Ces trois chemins sont ceux qui mènent au Vatican, à la basilique de la voie
d’Ostie et à la basilique des apôtres de la Via Appia, connue
aujourd’hui sous le nom de Saint-Sébastien.
Plus intéressant pour le thème de cette
session : vers la fin du viie
siècle, le pape d’origine syrienne Serge Ier (687-701) ordonna de
faire une procession, partant de Saint-Adrien au Forum romain jusqu’à Sainte-Marie-Majeure,
aux quatre fêtes « de l’Annonciation du Seigneur, de la Dormition et de la
Nativité de la sainte Mère de Dieu et toujours vierge, Marie, et de
Saint-Siméon, que les Grecs appellent Ypapante [Rencontre] ».
Ces quatre fêtes existaient déjà à Rome. En les dotant d’une procession
liturgique, le pape Serge leur donnait de l’éclat et surtout établissait entre
elles un lien marial qui devait s’imposer : le 2 février, qui célébrait la
rencontre du vieillard Siméon avec le Messie attendu, allait recevoir en pays
francs, au milieu du viiie
siècle, l’appellation de Purification de Marie ; le 25 mars devait aussi
infléchir son nom dans un sens marial, en passant de l’Annuntiatio Domini à
Annuntiatio beatae Mariae Virginis. Pour le 15 août, l’appellation
grecque de Dormition passa à celle d’Assomption également au viiie siècle, et l’oraison de
la collecte à Saint-Adrien dans le Sacramentaire grégorien exprime déjà avec
netteté la foi commune de l’Église (sancta Dei genitrix mortem subiit
temporalem, nec tamen mortis nexibus deprimi potuit, quae Filium tuum Dominum
nostrum de se genuit incarnatum). La piété populaire
ajouta jusqu’au xvie
siècle une procession nocturne aux flambeaux accompagnant l’icône du Christ du
Latran au Forum et de là à Sainte-Marie-Majeure : le Christ venant saluer
sa Mère. De ces quatre fêtes seule la procession le 2 février, avec les cierges
allumés, devait garder sa popularité jusqu’à nos jours, sous le nom en France
de Chandeleur.
À côté de ces processions festives, axées sur
les mystères du Christ, la liturgie latine a connu d’autres processions,
appelons-les lustratives, qui se sont substituées à des rites du paganisme. Ce
sont les Rogations en Gaule, la Litanie majeure à Rome.
Vers 470, saint Mamert, évêque de Vienne,
fixa aux trois jours précédant l’Ascension une procession de supplication,
accompagnée de jeûne (en plein Temps pascal !) pour obtenir la fin de
tremblements de terre dans la région de Lyon et Vienne. On appela ces
processions les Rogations : leur nom indique bien leur fonction, et le
premier concile d’Orléans en 511 les étendit à toute la Gaule. Succédant
peut-être à de vieux rites agraires, les Rogations demeurèrent jusqu’au milieu
du xxe siècle un des
temps forts de l’année dans un pays essentiellement rural.
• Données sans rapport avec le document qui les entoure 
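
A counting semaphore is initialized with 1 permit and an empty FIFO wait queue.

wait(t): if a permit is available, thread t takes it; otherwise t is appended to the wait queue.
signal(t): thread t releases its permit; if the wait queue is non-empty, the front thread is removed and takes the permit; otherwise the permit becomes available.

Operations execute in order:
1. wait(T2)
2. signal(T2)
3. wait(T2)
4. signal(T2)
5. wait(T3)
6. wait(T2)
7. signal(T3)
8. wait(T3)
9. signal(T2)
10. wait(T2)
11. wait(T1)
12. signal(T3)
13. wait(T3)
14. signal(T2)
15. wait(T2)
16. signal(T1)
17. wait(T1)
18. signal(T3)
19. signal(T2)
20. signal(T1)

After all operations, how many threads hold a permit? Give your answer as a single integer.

Answer: 0

Derivation:
Step 1: wait(T2) -> count=0 queue=[] holders={T2}
Step 2: signal(T2) -> count=1 queue=[] holders={none}
Step 3: wait(T2) -> count=0 queue=[] holders={T2}
Step 4: signal(T2) -> count=1 queue=[] holders={none}
Step 5: wait(T3) -> count=0 queue=[] holders={T3}
Step 6: wait(T2) -> count=0 queue=[T2] holders={T3}
Step 7: signal(T3) -> count=0 queue=[] holders={T2}
Step 8: wait(T3) -> count=0 queue=[T3] holders={T2}
Step 9: signal(T2) -> count=0 queue=[] holders={T3}
Step 10: wait(T2) -> count=0 queue=[T2] holders={T3}
Step 11: wait(T1) -> count=0 queue=[T2,T1] holders={T3}
Step 12: signal(T3) -> count=0 queue=[T1] holders={T2}
Step 13: wait(T3) -> count=0 queue=[T1,T3] holders={T2}
Step 14: signal(T2) -> count=0 queue=[T3] holders={T1}
Step 15: wait(T2) -> count=0 queue=[T3,T2] holders={T1}
Step 16: signal(T1) -> count=0 queue=[T2] holders={T3}
Step 17: wait(T1) -> count=0 queue=[T2,T1] holders={T3}
Step 18: signal(T3) -> count=0 queue=[T1] holders={T2}
Step 19: signal(T2) -> count=0 queue=[] holders={T1}
Step 20: signal(T1) -> count=1 queue=[] holders={none}
Final holders: {none} -> 0 thread(s)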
En parcourant les
chemins, le passage de la croix sacralisait l’espace paroissial, et la
communauté, qui la suivait en chantant la litanie des saints, remettait à Dieu
les travaux des champs et la fécondité de la terre.
Rome avait une procession semblable le 25
avril, la Litanie majeure, qui reprenait en partie le parcours de l’antique
procession des Robigalia. Partant de Saint-Laurent-in-Lucina, à
l’emplacement du fameux cadran solaire d’Auguste, elle prenait la Via Lata,
sortait de Rome par la porte Flaminienne, s’arrêtait successivement à la
basilique de Saint-Valentin et au pont Milvius. Mais, au lieu de poursuivre
dans la campagne romaine, comme aux Robigalia, jusqu’au temple du dieu
Robigo pour qu’il préserve les blés de la rouille (robigo), la
procession revenait vers la ville le long du Tibre pour aboutir à l’atrium de
la basilique vaticane. C’était, rappelle saint Grégoire le Grand, une
procession de supplication (supplicantes cum hymnis et canticis
spiritualibus properemur), qui s’achevait à la basilique Saint-Pierre en
action de grâce (ut ibidem sacra mysteria celebrantes, tam de antiquioribus
quam de praesentibus beneficiis[…] in quantum possumus referre gratias mereamur).
Litanie majeure et Rogations ont disparu de
la liste des processions ordinaires. Les Normes universelles de l’année
liturgique (1969) rappellent bien leur objectif : « Aux Rogations
et aux Quatre-Temps, l’Église a coutume de prier le Seigneur pour les divers
besoins des hommes, en particulier pour les fruits de la terre et les travaux
des hommes, et de leur rendre grâce publiquement », mais elles
ajoutent : « Afin que les Rogations et les Quatre-Temps puissent être
adaptés aux divers besoins des lieux et des fidèles, il faut qu’ils soient
réglés, en ce qui concerne le temps et la manière de les célébrer, par les
Conférences épiscopales » (nn. 45-46). On ne peut reproduire dans un monde
urbanisé et dans n’importe quelle région de la terre ce qui a été prévu pour le
monde rural de l’Europe occidentale.
Bon nombre de processions sont destinées à
solenniser un déplacement nécessité par l’accomplissement même des rites, par
la nature des choses. En donnant à ce déplacement de l’éclat et du faste, en y
associant toute l’assemblée, on met en relief ce qui en fait l’objet, on permet
aux fidèles d’y exprimer leur dévotion. Ainsi en va-t-il pour la première
entrée de l’évêque dans sa ville épiscopale, pour le transfert de la réserve
eucharistique au reposoir le Jeudi Saint, à une moindre échelle pour la
procession du viatique et celle de la communion pascale des malades. Telles
sont également les processions que requiert l’action liturgique, même si elles
ne font mouvoir qu’une partie de l’assemblée : l’entrée des ministres à la
messe solennelle, les processions de l’évangile, de l’offrande, de la
communion, celle des saintes huiles à la messe chrismale, celle de l’ostension
et de la vénération de la croix le Vendredi Saint.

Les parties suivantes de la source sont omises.